Huntington’s Disease (HD) is one of the more common neurodegenerative diseases with an estimated 250,000 people in the United States either diagnosed with, or at risk for, the disease. The typical age of HD onset is between the ages of 30 and 50, with very rare juvenile onset as young as two years old and the average lifespan once diagnosed with HD is 10-20 years. HD causes progressive motor disturbances, cognitive disability, and emotional disorders. Motor symptoms include involuntary writhing movements called chorea as well as coordination problems, rigidity, and slowness of movement (bradykinesia). HD-associated cognitive defects include learning, emotion recognition, and decreased attention and emotional disorders may include depression and apathy. These symptoms tend to progress slowly and vary even among individuals in the same family.
The progress in our understanding of HD is a laudable example of the power of large genetic studies. The huntingtin gene, HTT, whose mutant form, mHTT, encodes a product that causes HD was identified in 1993 with the help of a detailed genetic study on a large Venezuelan family affected by the disease. HD is inherited in an autosomal dominant fashion. This means that if either parent is affected, then their child has a 50% chance of developing HD.

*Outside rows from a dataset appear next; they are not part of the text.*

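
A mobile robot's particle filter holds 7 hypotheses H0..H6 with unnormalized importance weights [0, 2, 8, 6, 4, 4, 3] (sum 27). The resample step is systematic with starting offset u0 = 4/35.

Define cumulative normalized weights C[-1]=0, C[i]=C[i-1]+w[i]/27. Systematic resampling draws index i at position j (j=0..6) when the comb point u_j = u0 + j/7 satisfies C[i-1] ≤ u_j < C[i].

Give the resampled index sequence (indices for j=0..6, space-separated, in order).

C = [0, 2/27, 10/27, 16/27, 20/27, 8/9, 1]
j=0: u_0=4/35 ∈ [2/27, 10/27) → index 2
j=1: u_1=9/35 ∈ [2/27, 10/27) → index 2
j=2: u_2=2/5 ∈ [10/27, 16/27) → index 3
j=3: u_3=19/35 ∈ [10/27, 16/27) → index 3
j=4: u_4=24/35 ∈ [16/27, 20/27) → index 4
j=5: u_5=29/35 ∈ [20/27, 8/9) → index 5
j=6: u_6=34/35 ∈ [8/9, 1) → index 6

2 2 3 3 4 5 6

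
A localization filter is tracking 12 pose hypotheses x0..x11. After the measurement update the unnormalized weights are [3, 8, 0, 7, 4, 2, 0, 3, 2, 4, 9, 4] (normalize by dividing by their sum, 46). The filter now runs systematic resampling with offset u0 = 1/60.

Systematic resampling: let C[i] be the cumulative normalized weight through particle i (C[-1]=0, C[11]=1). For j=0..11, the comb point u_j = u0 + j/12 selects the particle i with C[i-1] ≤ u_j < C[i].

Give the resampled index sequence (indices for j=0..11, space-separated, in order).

C = [3/46, 11/46, 11/46, 9/23, 11/23, 12/23, 12/23, 27/46, 29/46, 33/46, 21/23, 1]
j=0: u_0=1/60 ∈ [0, 3/46) → index 0
j=1: u_1=1/10 ∈ [3/46, 11/46) → index 1
j=2: u_2=11/60 ∈ [3/46, 11/46) → index 1
j=3: u_3=4/15 ∈ [11/46, 9/23) → index 3
j=4: u_4=7/20 ∈ [11/46, 9/23) → index 3
j=5: u_5=13/30 ∈ [9/23, 11/23) → index 4
j=6: u_6=31/60 ∈ [11/23, 12/23) → index 5
j=7: u_7=3/5 ∈ [27/46, 29/46) → index 8
j=8: u_8=41/60 ∈ [29/46, 33/46) → index 9
j=9: u_9=23/30 ∈ [33/46, 21/23) → index 10
j=10: u_10=17/20 ∈ [33/46, 21/23) → index 10
j=11: u_11=14/15 ∈ [21/23, 1) → index 11

0 1 1 3 3 4 5 8 9 10 10 11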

HTT is expressed most highly in the brain, where the huntingtin protein appears to have an important function in neurons and a role in preventing programmed cell death. The gene contains a series of repeats of the DNA sequence CAG in the first part of the gene that encodes protein. In the normal HTT gene there are 9-35 of these CAG repeats but in the HD-causing version there are typically greater than 40, with the greater number of repeats correlated with earlier disease onset and greater severity of symptoms. CAG is the DNA sequence that encodes the amino acid glutamine (single letter abbreviation Q) in the resultant huntingtin protein and HD is one of several “PolyQ” diseases associated with protein folding problems due to abnormally long glutamine repeats.
HD patient’s brains contain inclusion bodies of mHTT as well as clumps of mHTT. mHTT deleteriously affects neurons in a number of ways including interfering with normal neuronal gene expression, affecting the release at the end of neurons of chemical messengers called neurotransmitters by disrupting intracellular transport, interfering with energy-producing chemical reactions in the neuron’s mitochondria, as well as interfering with normal protein degradation pathways. mHTT may also interfere with the metabolism and reuptake of neurotransmitters in the space between neurons. mHTT is most lethal to a type of neuron called medium spiny neurons.

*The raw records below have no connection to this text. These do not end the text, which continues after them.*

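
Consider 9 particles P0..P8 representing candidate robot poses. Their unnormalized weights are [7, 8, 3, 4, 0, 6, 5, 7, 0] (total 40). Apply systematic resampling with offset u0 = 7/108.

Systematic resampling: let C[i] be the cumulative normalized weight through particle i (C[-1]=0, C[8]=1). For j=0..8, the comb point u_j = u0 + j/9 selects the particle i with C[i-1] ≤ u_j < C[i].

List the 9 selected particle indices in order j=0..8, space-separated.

C = [7/40, 3/8, 9/20, 11/20, 11/20, 7/10, 33/40, 1, 1]
j=0: u_0=7/108 ∈ [0, 7/40) → index 0
j=1: u_1=19/108 ∈ [7/40, 3/8) → index 1
j=2: u_2=31/108 ∈ [7/40, 3/8) → index 1
j=3: u_3=43/108 ∈ [3/8, 9/20) → index 2
j=4: u_4=55/108 ∈ [9/20, 11/20) → index 3
j=5: u_5=67/108 ∈ [11/20, 7/10) → index 5
j=6: u_6=79/108 ∈ [7/10, 33/40) → index 6
j=7: u_7=91/108 ∈ [33/40, 1) → index 7
j=8: u_8=103/108 ∈ [33/40, 1) → index 7

0 1 1 2 3 5 6 7 7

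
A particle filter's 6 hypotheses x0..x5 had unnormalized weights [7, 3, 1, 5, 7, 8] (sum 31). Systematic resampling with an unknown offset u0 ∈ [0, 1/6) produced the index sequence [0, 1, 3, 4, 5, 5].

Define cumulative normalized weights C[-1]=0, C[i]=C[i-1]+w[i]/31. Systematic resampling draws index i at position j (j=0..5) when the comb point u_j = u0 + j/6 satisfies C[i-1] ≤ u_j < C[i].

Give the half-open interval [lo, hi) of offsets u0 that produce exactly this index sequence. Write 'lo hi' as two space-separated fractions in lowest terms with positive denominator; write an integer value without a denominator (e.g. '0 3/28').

7/93 29/186

C = [7/31, 10/31, 11/31, 16/31, 23/31, 1]
j=0 picked index 0: u0 ∈ [0, 7/31)
j=1 picked index 1: u0 ∈ [11/186, 29/186)
j=2 picked index 3: u0 ∈ [2/93, 17/93)
j=3 picked index 4: u0 ∈ [1/62, 15/62)
j=4 picked index 5: u0 ∈ [7/93, 1/3)
j=5 picked index 5: u0 ∈ [-17/186, 1/6)
intersection: [7/93, 29/186)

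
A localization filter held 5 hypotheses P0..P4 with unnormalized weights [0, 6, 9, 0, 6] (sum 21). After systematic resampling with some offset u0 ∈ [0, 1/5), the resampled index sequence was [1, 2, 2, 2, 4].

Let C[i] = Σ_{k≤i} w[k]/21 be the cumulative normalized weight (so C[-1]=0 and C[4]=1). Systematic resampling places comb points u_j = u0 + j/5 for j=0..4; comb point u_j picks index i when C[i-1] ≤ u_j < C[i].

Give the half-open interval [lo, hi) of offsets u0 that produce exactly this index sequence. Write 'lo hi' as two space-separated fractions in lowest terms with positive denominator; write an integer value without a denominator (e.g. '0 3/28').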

There is currently no cure for HD and its treatment is focused on slowing the progression of its symptoms. HD patients may be prescribed drugs that block the effects of the neurotransmitter dopamine to control motor symptoms, such as tetrabenazine; and antidepressants, antipsychotics, and mood stabilizers to manage the emotional symptoms of the disease. There is a genetic test that determines if an individual carries the mHTT gene Since there is currently no known cure for HD, it is often a personal dilemma whether of not to take the test and many individual who may be at risk opt to not take it.

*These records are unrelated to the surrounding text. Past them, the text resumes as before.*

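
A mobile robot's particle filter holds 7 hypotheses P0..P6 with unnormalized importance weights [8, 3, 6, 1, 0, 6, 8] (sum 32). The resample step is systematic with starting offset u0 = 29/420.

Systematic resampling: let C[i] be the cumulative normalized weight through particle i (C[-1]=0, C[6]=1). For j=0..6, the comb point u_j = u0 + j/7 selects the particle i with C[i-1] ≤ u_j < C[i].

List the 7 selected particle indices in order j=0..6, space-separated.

C = [1/4, 11/32, 17/32, 9/16, 9/16, 3/4, 1]
j=0: u_0=29/420 ∈ [0, 1/4) → index 0
j=1: u_1=89/420 ∈ [0, 1/4) → index 0
j=2: u_2=149/420 ∈ [11/32, 17/32) → index 2
j=3: u_3=209/420 ∈ [11/32, 17/32) → index 2
j=4: u_4=269/420 ∈ [9/16, 3/4) → index 5
j=5: u_5=47/60 ∈ [3/4, 1) → index 6
j=6: u_6=389/420 ∈ [3/4, 1) → index 6

0 0 2 2 5 6 6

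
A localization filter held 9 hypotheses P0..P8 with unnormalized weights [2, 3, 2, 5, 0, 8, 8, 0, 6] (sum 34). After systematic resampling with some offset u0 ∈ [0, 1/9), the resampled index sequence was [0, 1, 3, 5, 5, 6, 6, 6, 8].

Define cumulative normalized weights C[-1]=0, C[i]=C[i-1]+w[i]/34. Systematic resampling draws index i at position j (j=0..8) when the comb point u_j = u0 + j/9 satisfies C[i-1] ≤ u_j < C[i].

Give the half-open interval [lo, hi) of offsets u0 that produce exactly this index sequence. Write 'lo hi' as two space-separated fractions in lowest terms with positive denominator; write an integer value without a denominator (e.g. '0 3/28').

5/153 11/306

C = [1/17, 5/34, 7/34, 6/17, 6/17, 10/17, 14/17, 14/17, 1]
j=0 picked index 0: u0 ∈ [0, 1/17)
j=1 picked index 1: u0 ∈ [-8/153, 11/306)
j=2 picked index 3: u0 ∈ [-5/306, 20/153)
j=3 picked index 5: u0 ∈ [1/51, 13/51)
j=4 picked index 5: u0 ∈ [-14/153, 22/153)
j=5 picked index 6: u0 ∈ [5/153, 41/153)
j=6 picked index 6: u0 ∈ [-4/51, 8/51)
j=7 picked index 6: u0 ∈ [-29/153, 7/153)
j=8 picked index 8: u0 ∈ [-10/153, 1/9)
intersection: [5/153, 11/306)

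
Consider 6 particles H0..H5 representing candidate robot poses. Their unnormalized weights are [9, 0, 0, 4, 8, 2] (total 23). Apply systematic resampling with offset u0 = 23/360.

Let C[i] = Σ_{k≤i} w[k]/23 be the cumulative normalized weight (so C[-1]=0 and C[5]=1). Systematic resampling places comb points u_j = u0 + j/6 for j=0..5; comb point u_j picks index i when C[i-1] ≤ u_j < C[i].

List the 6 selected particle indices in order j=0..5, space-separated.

0 0 3 3 4 4

C = [9/23, 9/23, 9/23, 13/23, 21/23, 1]
j=0: u_0=23/360 ∈ [0, 9/23) → index 0
j=1: u_1=83/360 ∈ [0, 9/23) → index 0
j=2: u_2=143/360 ∈ [9/23, 13/23) → index 3
j=3: u_3=203/360 ∈ [9/23, 13/23) → index 3
j=4: u_4=263/360 ∈ [13/23, 21/23) → index 4
j=5: u_5=323/360 ∈ [13/23, 21/23) → index 4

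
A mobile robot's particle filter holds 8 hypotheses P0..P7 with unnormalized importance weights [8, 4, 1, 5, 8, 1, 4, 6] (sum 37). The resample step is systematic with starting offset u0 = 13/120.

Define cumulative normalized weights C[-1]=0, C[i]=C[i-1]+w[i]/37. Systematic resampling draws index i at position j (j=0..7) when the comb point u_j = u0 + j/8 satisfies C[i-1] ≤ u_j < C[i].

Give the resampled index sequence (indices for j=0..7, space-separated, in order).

0 1 3 3 4 6 7 7

C = [8/37, 12/37, 13/37, 18/37, 26/37, 27/37, 31/37, 1]
j=0: u_0=13/120 ∈ [0, 8/37) → index 0
j=1: u_1=7/30 ∈ [8/37, 12/37) → index 1
j=2: u_2=43/120 ∈ [13/37, 18/37) → index 3
j=3: u_3=29/60 ∈ [13/37, 18/37) → index 3
j=4: u_4=73/120 ∈ [18/37, 26/37) → index 4
j=5: u_5=11/15 ∈ [27/37, 31/37) → index 6
j=6: u_6=103/120 ∈ [31/37, 1) → index 7
j=7: u_7=59/60 ∈ [31/37, 1) → index 7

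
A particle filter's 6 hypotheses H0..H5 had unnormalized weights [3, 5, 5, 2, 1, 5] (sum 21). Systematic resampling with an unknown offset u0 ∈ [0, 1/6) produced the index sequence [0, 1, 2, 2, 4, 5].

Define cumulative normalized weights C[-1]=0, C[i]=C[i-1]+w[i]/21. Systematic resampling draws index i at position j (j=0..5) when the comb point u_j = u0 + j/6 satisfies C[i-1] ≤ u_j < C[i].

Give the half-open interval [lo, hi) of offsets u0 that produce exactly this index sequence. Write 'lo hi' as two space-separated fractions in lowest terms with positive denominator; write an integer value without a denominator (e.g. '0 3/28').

1/21 2/21

C = [1/7, 8/21, 13/21, 5/7, 16/21, 1]
j=0 picked index 0: u0 ∈ [0, 1/7)
j=1 picked index 1: u0 ∈ [-1/42, 3/14)
j=2 picked index 2: u0 ∈ [1/21, 2/7)
j=3 picked index 2: u0 ∈ [-5/42, 5/42)
j=4 picked index 4: u0 ∈ [1/21, 2/21)
j=5 picked index 5: u0 ∈ [-1/14, 1/6)
intersection: [1/21, 2/21)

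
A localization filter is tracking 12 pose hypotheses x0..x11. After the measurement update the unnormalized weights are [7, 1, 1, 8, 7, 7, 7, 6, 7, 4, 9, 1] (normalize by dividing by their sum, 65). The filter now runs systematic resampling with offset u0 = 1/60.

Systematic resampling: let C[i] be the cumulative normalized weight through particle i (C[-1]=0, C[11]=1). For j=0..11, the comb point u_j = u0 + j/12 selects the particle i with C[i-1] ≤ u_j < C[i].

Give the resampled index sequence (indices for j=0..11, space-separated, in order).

0 0 3 4 4 5 6 7 8 8 10 10

C = [7/65, 8/65, 9/65, 17/65, 24/65, 31/65, 38/65, 44/65, 51/65, 11/13, 64/65, 1]
j=0: u_0=1/60 ∈ [0, 7/65) → index 0
j=1: u_1=1/10 ∈ [0, 7/65) → index 0
j=2: u_2=11/60 ∈ [9/65, 17/65) → index 3
j=3: u_3=4/15 ∈ [17/65, 24/65) → index 4
j=4: u_4=7/20 ∈ [17/65, 24/65) → index 4
j=5: u_5=13/30 ∈ [24/65, 31/65) → index 5
j=6: u_6=31/60 ∈ [31/65, 38/65) → index 6
j=7: u_7=3/5 ∈ [38/65, 44/65) → index 7
j=8: u_8=41/60 ∈ [44/65, 51/65) → index 8
j=9: u_9=23/30 ∈ [44/65, 51/65) → index 8
j=10: u_10=17/20 ∈ [11/13, 64/65) → index 10
j=11: u_11=14/15 ∈ [11/13, 64/65) → index 10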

Researchers are actively engaged in finding a cure for HD. One area that is being explored is looking for small molecules that can enhance protein folding, thereby reducing the pathological mHTT misfolding effects. mHTT appears to be cleaved into fragments that are highly pathogenic. Another therapeutic approach is to find a means to prevent this cleavage in the first place or to remove the smaller, resultant fragments. A third line of investigation is looking at ways to eliminate expression of the mHTT genes using a variety of molecular strategies, or to provide support for the neurons that are under attack.
Despite the clear genetic basis for Huntington’s Disease, its complexity has rendered a cure still a work in progress.